Tolentino v. New York, 09-11556, cert. granted November 15, 2010. SCOTUSBlog is here. The opinion below is People v. Tolentino, 2010 NY Slip Op 2643, 14 N.Y.3d 382, 926 N.E.2d 1212, 900 N.Y.S.2d 708 (2010), posted here back on April 1. From the New York Court of Appeals decision:

As the Farias-Gonzalez court pointed out, the policy rationale of the exclusionary rule would not be served by its application to identity-related evidence. The social costs of excluding such evidence are great: courts and the government are entitled to know who defendants are, since permitting defendants to hide their identity would undermine the administration of the criminal justice system and essentially allow suppression of the court’s jurisdiction. On the other side of the equation, there are few deterrence benefits. The Constitution does not prohibit the government from requiring a person to identify himself to a police officer. In addition,

“even if a defendant in a criminal prosecution successfully suppresses all evidence of his identity and the charges are dropped, the Government can collect new, admissible evidence of identity and reindict him. This is so because identity-related evidence is not unique evidence that, once suppressed, cannot be obtained by other means” (Farias-Gonzalez, 556 F3d at 1188-1189 [citation omitted]).

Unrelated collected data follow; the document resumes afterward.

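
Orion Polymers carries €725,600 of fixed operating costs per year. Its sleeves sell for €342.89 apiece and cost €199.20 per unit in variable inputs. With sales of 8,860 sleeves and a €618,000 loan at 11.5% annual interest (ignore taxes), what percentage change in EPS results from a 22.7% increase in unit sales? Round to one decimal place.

+60.7%

Contribution at this volume is 8,860 × €143.69 = €1,273,093.40.
EBIT = €1,273,093.40 − €725,600 = €547,493.40.
After interest of €71,070.00, pre-tax earnings = €476,423.40.
DCL = total CM / (EBIT − I) = €1,273,093.40 / €476,423.40 = 2.6722.
EPS therefore changes by 2.6722 × (+22.7%) = +60.7%.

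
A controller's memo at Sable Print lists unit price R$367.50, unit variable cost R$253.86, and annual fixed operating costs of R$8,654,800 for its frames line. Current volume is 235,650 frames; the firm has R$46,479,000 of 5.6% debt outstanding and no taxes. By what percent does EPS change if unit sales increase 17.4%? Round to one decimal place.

+30.0%

Contribution at this volume is 235,650 × R$113.64 = R$26,779,266.00.
Subtracting fixed costs: EBIT = R$26,779,266.00 − R$8,654,800 = R$18,124,466.00.
After interest of R$2,602,824.00, pre-tax earnings = R$15,521,642.00.
Degree of combined leverage = contribution ÷ (EBIT − I) = R$26,779,266.00 ÷ R$15,521,642.00 = 1.7253.
EPS therefore changes by 1.7253 × (+17.4%) = +30.0%.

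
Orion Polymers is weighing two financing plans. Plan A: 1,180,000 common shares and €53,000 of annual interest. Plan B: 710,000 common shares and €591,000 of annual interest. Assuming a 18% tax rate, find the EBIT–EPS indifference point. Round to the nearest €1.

Set EPS_A = EPS_B: (EBIT − €53,000)(1 − 0.18) ÷ 1,180,000 = (EBIT − €591,000)(1 − 0.18) ÷ 710,000.
The (1 − t) factor cancels: (EBIT − 53,000) × 710,000 = (EBIT − 591,000) × 1,180,000.
Solving, EBIT = (591,000·1,180,000 − 53,000·710,000) / (1,180,000 − 710,000) = 659,750,000,000 / 470,000 = 1,403,723.40.

€1,403,723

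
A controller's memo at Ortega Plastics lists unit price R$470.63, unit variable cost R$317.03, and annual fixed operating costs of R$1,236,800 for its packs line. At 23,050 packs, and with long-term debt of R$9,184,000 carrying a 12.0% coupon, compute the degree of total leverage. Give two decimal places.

At 23,050 units, contribution = 23,050 × R$153.60 = R$3,540,480.00.
Operating income = contribution − fixed costs = R$3,540,480.00 − R$1,236,800 = R$2,303,680.00. Interest = R$1,102,080.00.
DOL = R$3,540,480.00 ÷ R$2,303,680.00 = 1.5369; DFL = R$2,303,680.00 ÷ R$1,201,600.00 = 1.9172.
DCL = DOL × DFL = 1.5369 × 1.9172 = 2.9465.

2.95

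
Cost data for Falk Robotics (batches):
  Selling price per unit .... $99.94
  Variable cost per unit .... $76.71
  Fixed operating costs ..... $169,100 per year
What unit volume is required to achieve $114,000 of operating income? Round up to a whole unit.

12,187 batches

Each unit contributes $99.94 − $76.71 = $23.23.
Units = (FC + target) / CM = ($169,100 + $114,000) / $23.23 = 12,186.83, so 12,187 batches.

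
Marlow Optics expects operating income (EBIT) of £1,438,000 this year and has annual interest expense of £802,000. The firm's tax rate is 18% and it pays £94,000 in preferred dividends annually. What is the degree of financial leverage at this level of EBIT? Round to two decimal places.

Interest = £802,000.00.
Pre-tax preferred-dividend burden = £94,000 ÷ (1 − 0.18) = £114,634.15.
DFL = EBIT ÷ [EBIT − I − D_p/(1−t)] = £1,438,000 ÷ [£1,438,000 − £802,000.00 − £114,634.15] = £1,438,000 ÷ £521,365.85 = 2.7581.

2.76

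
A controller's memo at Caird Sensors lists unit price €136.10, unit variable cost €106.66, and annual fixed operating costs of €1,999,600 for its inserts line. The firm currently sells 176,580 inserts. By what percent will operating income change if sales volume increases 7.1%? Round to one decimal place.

Contribution at this volume is 176,580 × €29.44 = €5,198,515.20.
EBIT = €5,198,515.20 − €1,999,600 = €3,198,915.20.
Degree of operating leverage = €5,198,515.20 / €3,198,915.20 = 1.6251.
So EBIT moves 1.6251 × (+7.1%) = +11.5%.

+11.5%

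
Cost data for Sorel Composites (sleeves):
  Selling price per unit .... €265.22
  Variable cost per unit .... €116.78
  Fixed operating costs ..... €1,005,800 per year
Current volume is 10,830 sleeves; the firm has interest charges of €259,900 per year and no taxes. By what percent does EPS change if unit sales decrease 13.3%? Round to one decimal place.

-62.5%

At 10,830 units, contribution = 10,830 × €148.44 = €1,607,605.20.
Subtracting fixed costs: EBIT = €1,607,605.20 − €1,005,800 = €601,805.20.
Interest = €259,900.00, so EBIT − I = €341,905.20.
DCL = total CM / (EBIT − I) = €1,607,605.20 / €341,905.20 = 4.7019.
EPS therefore changes by 4.7019 × (-13.3%) = -62.5%.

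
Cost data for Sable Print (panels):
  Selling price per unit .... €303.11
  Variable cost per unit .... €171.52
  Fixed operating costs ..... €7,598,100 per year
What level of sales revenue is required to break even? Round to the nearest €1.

Contribution margin per unit = €303.11 − €171.52 = €131.59, a CM ratio of €131.59 ÷ €303.11 = 0.4341.
Break-even revenue = fixed costs × price ÷ CM = €7,598,100 × €303.11 ÷ €131.59 = €17,501,787.

€17,501,787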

As a result, “[t]he application of the exclusionary rule to identity-related evidence will have a minimal deterrence benefit, as its true effect will often be merely to postpone a criminal prosecution” (id. at 1189).

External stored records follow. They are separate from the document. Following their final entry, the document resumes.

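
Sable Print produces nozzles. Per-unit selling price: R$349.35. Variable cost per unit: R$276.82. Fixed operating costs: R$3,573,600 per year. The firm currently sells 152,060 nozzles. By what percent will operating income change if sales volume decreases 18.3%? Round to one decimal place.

Total contribution margin = 152,060 × R$72.53 = R$11,028,911.80.
Subtracting fixed costs: EBIT = R$11,028,911.80 − R$3,573,600 = R$7,455,311.80.
Degree of operating leverage = R$11,028,911.80 / R$7,455,311.80 = 1.4793.
%ΔEBIT = DOL × %ΔSales = 1.4793 × -18.3% = -27.1%.

-27.1%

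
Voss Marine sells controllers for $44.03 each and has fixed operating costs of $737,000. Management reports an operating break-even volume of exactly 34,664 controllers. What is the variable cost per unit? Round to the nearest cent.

Contribution per unit must be FC / Q = $737,000 / 34,664 = $21.2613.
Variable cost per unit = $44.03 − $21.2613 = $22.77.

$22.77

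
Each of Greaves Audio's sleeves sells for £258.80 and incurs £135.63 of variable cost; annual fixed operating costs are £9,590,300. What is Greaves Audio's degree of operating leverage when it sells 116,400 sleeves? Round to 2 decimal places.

3.02

At 116,400 units, contribution = 116,400 × £123.17 = £14,336,988.00.
Operating income = contribution − fixed costs = £14,336,988.00 − £9,590,300 = £4,746,688.00.
So DOL = total CM / EBIT = £14,336,988.00 / £4,746,688.00 = 3.0204.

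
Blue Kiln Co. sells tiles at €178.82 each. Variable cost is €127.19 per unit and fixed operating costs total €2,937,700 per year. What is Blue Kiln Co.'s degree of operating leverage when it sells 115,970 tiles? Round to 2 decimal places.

1.96

At 115,970 units, contribution = 115,970 × €51.63 = €5,987,531.10.
Subtracting fixed costs: EBIT = €5,987,531.10 − €2,937,700 = €3,049,831.10.
Degree of operating leverage = €5,987,531.10 / €3,049,831.10 = 1.9632.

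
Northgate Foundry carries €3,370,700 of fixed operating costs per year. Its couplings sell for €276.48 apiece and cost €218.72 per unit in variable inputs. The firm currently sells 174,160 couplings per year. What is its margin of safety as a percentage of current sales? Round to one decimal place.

Unit CM = price − variable cost = €276.48 − €218.72 = €57.76. Break-even units = €3,370,700 ÷ €57.76 = 58,356.99; break-even revenue = 58,356.99 × €276.48 = €16,134,541.83.
Current sales = 174,160 × €276.48 = €48,151,756.80.
Margin of safety = (€48,151,756.80 − €16,134,541.83) ÷ €48,151,756.80 = 66.5%.

66.5%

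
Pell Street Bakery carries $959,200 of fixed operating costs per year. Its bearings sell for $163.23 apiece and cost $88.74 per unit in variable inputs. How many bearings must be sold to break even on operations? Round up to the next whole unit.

12,877 bearings

Contribution margin per unit = $163.23 − $88.74 = $74.49.
Break-even volume = fixed costs ÷ CM per unit = $959,200 ÷ $74.49 = 12,876.90, so 12,877 bearings.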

Nor do we believe that “[t]oday’s opinion [will] give[ ] law enforcement an incentive to illegally stop, detain, and search anyone for the sole purpose of discovering the person’s identity and determining if it matches any government records accessible by the police” (dissenting op at 390). Police are already deterred from conducting illegal car stops because evidence recovered in the course of an illegal stop remains subject to the exclusionary rule.

While the Supreme Court has held that fingerprint evidence—evidence the dissent describes as “paradigmatic identity evidence” (dissenting op at 389)—may be subject to the exclusionary rule (Davis v Mississippi, 394 US 721, 724 [1969]), Davis, as well as Hayes v Florida (470 US 811, 815 [1985]), is distinguishable from this case in two ways. First, the defendants in those cases were illegally stopped for the purpose of obtaining evidence—fingerprints—that would connect the defendants to crimes under investigation. The “identity evidence” was not preexisting. Second, the fingerprints were used, not to establish the identities of the individuals apprehended by the police and subject to the jurisdiction of the court, but to connect those individuals’ fingerprints to latent prints recovered from the crime scene. The evidence established defendants’ “identities” as the perpetrators, but not their “identities” in the sense relevant here. Our decision today would not alter the outcome of those cases. We merely hold that a defendant may not invoke the fruit-of-the-poisonous-tree doctrine when the only link between improper police activity and the disputed evidence is that the police learned the defendant’s name.

The cert grant here was a surprise to both me and SCOTUSBlog, which has nothing yet on the case.

Update: I was thinking about this last night, and I now think that this is one of those cases where they took it just to further limit the exclusionary rule.